Ok, first, a quick summary of the available tests: edgeR and DESeq2 both offer a likelihood ratio test based on a negative binomial generalized linear model. DESeq2 also offers a Wald test, while edgeR also offers the quasi-likelihood F-test. limma offers ordinary linear model t-tests and F-tests. All of them use empirical Bayes methods to squeeze dispersion/variance estimates toward the mean of the dataset. (edgeR and DESeq 1 also offer some older tests, but I believe they're effectively deprecated now, and I can't think of a reason you would choose them over the ones mentioned above.)

Second, let's look at the theoretical differences between the tests: The edgeR and DESeq2 LRTs will not give identical results because they use slightly different methods to estimate the dispersions. However, if you force both of them to use the same dispersions, they should give you identical results. I believe the Wald test and LRT are asymptotically equivalent, although experiments with few samples might not be close to the asymptotic behavior. In addition, DESeq2 shrinks the logFC values toward zero when using the Wald test, but not the LRT. I believe the logFC values and standard errors are generally shrunk by a similar amount, so this shrinkage doesn't have much of an effect on the p-values. The LRT & Wald test are generally more liberal than the QL test and limma, because they require estimating the dispersions in a separate step and then fitting the GLM assuming the dispersions are estimated perfectly, ignoring the estimation uncertainty.
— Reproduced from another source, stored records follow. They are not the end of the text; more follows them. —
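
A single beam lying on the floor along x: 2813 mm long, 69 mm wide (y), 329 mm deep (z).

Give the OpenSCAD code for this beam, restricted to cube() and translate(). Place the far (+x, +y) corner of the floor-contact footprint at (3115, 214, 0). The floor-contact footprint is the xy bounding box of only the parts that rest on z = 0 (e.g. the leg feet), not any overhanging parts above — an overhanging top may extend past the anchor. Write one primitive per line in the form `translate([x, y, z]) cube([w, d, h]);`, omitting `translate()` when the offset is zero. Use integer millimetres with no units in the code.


translate([302, 145, 0]) cube([2813, 69, 329]);


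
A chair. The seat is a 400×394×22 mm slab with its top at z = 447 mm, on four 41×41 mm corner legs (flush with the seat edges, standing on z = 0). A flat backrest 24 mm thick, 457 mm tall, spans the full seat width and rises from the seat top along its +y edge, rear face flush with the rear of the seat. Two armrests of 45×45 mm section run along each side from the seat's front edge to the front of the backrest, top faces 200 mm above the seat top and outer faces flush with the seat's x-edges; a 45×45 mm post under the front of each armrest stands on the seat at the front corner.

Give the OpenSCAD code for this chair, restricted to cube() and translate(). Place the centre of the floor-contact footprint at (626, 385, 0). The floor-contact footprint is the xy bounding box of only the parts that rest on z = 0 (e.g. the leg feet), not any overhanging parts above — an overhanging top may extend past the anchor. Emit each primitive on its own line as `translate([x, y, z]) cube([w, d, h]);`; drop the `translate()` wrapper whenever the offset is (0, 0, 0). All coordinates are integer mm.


// leg_h = 447 - 22 = 425
// arm post h = 200 - 45 = 155
translate([426, 188, 425]) cube([400, 394, 22]);
translate([426, 188, 0]) cube([41, 41, 425]);
translate([785, 188, 0]) cube([41, 41, 425]);
translate([426, 541, 0]) cube([41, 41, 425]);
translate([785, 541, 0]) cube([41, 41, 425]);
translate([426, 558, 447]) cube([400, 24, 457]);
translate([426, 188, 602]) cube([45, 370, 45]);
translate([781, 188, 602]) cube([45, 370, 45]);
translate([426, 188, 447]) cube([45, 45, 155]);
translate([781, 188, 447]) cube([45, 45, 155]);


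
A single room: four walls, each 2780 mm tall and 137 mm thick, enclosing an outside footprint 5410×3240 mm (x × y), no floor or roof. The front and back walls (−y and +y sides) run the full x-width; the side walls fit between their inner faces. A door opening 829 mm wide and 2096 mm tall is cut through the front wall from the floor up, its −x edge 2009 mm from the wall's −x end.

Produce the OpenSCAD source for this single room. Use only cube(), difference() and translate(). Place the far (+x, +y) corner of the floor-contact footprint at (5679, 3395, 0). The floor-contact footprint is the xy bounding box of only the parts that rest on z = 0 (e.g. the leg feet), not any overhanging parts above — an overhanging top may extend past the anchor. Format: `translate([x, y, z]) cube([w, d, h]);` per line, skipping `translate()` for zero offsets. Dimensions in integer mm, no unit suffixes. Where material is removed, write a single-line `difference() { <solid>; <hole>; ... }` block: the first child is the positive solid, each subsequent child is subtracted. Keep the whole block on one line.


difference() { translate([269, 155, 0]) cube([5410, 137, 2780]); translate([2278, 155, 0]) cube([829, 137, 2096]); }
translate([269, 3258, 0]) cube([5410, 137, 2780]);
translate([269, 292, 0]) cube([137, 2966, 2780]);
translate([5542, 292, 0]) cube([137, 2966, 2780]);


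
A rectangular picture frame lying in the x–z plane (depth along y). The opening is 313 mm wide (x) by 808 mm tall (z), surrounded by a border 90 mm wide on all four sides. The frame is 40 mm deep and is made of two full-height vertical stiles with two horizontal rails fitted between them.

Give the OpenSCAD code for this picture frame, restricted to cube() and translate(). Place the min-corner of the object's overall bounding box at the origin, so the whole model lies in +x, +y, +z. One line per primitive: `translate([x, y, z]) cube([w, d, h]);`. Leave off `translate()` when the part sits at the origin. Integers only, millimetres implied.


cube([90, 40, 988]);
translate([403, 0, 0]) cube([90, 40, 988]);
translate([90, 0, 0]) cube([313, 40, 90]);
translate([90, 0, 898]) cube([313, 40, 90]);


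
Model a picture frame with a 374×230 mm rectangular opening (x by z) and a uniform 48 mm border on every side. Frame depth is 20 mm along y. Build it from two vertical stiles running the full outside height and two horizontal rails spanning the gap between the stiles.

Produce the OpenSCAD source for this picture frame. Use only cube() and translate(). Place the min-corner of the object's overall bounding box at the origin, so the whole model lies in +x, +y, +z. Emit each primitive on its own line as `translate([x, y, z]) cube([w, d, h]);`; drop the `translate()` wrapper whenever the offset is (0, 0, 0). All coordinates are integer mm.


cube([48, 20, 326]);
translate([422, 0, 0]) cube([48, 20, 326]);
translate([48, 0, 0]) cube([374, 20, 48]);
translate([48, 0, 278]) cube([374, 20, 48]);


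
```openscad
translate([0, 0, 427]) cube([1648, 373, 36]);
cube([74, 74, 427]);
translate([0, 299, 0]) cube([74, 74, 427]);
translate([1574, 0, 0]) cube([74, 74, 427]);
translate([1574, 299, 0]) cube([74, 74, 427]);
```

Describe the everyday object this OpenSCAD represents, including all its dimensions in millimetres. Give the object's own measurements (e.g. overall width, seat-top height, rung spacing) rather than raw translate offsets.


A long wooden bench with a 1648 mm (x) × 373 mm (y) seat, 36 mm thick, its top surface 463 mm above the floor. Four 74 mm square legs at the seat corners, flush with the edges, run from z = 0 to the seat underside.


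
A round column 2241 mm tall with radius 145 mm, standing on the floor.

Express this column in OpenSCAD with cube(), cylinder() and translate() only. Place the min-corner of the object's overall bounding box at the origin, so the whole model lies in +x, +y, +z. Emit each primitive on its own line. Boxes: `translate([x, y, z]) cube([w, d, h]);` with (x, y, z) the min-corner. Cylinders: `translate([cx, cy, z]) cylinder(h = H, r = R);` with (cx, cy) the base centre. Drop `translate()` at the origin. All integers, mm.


translate([145, 145, 0]) cylinder(h = 2241, r = 145);


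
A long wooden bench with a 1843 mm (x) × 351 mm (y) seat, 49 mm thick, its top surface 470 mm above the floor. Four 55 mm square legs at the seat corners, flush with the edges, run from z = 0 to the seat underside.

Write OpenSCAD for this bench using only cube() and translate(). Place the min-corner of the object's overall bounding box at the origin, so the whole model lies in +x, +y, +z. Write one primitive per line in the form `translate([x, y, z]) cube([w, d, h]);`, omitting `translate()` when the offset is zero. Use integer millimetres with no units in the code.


translate([0, 0, 421]) cube([1843, 351, 49]);
cube([55, 55, 421]);
translate([0, 296, 0]) cube([55, 55, 421]);
translate([1788, 0, 0]) cube([55, 55, 421]);
translate([1788, 296, 0]) cube([55, 55, 421]);


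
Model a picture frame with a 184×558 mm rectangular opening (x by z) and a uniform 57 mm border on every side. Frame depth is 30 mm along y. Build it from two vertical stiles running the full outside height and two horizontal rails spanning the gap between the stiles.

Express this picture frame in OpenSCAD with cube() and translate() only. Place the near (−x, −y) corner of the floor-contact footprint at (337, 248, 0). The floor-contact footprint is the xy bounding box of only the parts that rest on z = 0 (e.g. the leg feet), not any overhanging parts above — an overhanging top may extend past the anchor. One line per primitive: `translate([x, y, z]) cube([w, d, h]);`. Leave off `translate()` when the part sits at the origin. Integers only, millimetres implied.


translate([337, 248, 0]) cube([57, 30, 672]);
translate([578, 248, 0]) cube([57, 30, 672]);
translate([394, 248, 0]) cube([184, 30, 57]);
translate([394, 248, 615]) cube([184, 30, 57]);


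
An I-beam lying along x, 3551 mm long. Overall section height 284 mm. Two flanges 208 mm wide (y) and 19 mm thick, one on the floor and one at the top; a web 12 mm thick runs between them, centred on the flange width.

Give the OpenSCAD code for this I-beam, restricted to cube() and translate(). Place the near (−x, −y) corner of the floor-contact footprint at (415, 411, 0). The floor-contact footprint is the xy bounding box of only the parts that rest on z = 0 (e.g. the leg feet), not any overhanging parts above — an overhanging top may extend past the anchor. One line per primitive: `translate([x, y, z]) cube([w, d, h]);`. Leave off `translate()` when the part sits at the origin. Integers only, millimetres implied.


translate([415, 411, 0]) cube([3551, 208, 19]);
translate([415, 509, 19]) cube([3551, 12, 246]);
translate([415, 411, 265]) cube([3551, 208, 19]);


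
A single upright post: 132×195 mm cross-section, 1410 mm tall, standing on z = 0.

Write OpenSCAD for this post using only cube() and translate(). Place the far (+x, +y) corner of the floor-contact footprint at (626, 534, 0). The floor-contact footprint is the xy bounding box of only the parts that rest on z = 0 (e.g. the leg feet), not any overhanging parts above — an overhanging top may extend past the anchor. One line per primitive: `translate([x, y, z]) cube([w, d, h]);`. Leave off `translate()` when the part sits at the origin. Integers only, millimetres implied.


translate([494, 339, 0]) cube([132, 195, 1410]);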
In practice, I've found that both LRTs and DESeq2's Wald test give quite similar results to each other on the same test, while edgeR's quasi-likelihood F-test and limma's t/F-tests also give quite similar results to each other. You will usually get more genes with the LRT (and Wald), but their liberalness also causes them to sometimes give more false positives than the nominal FDR would imply (e.g. giving many significant genes on a null comparison). The QL test and limma, in contrast, are more conservative (fewer significant genes), but tend to maintain proper false positive control in most cases. In theory, limma's use of the normal distribution as an approximation breaks down at low counts, and anecdotally this seems to be the case. The deeper your sequencing is and the more samples you have, the better limma will be. limma will also run much more quickly than the others on large data sets due to the use of a linear model instead of a GLM. Lastly, limma can fit some experimental designs that cannot be fit by edgeR or DESeq2, specifically models with unequal group/sample variances (beyond the inherent differences in variance due to differences in abundance) and certain kinds of mixed models. However, this probably isn't relevant for your purposes since you seem to already have a design that works with all 3.

Anyway, to answer your question, DESeq2, edgeR and limma all give pretty similar results, though there are some cases when one is better or worse than the others. I think you would be better off choosing the most appropriate one for your experiment rather than trying to average or overlap their results. My general advice is, for lots of well-sequenced samples, use limma and enjoy the speed. For few samples and/or low sequencing depth, use DESeq2 or edgeR. My personal preference is to use the QL test rather than the LRT or Wald tests because I usually prioritize strict false positive control over a larger gene list, but your priorities may be different. In any case, the differences between methods are minor compared to the importance of using exploratory data analysis to ensure you are fitting the model that best describes your data.

However, I often find it useful to run more than one tool simply for the diagnostics that they produce. For example, running edgeR or DESeq2 to view the BCV/dispersion plots even though I'm using limma, or running limma's voomWithQualityWeights to see if it suggests any outlier samples even though I plan to use edgeR.

(To any of the package authors: This is all from memory. Feel free to correct me on any details I got wrong.)

One small note on the Negative Binomial methods and "unequal group variances": groups with different expected count will of course have different within-groupĀ

variancesaccording to the NB model, it's the dispersion (~square of the coefficient of variation) that is fixed for a given gene. I know this is what you meant, but it sometimes confuses people who are reading about the NB models for the first time.You're right, I'll edit my post.

Great elaborate answer, thanks a lot for the explanation and your opinion!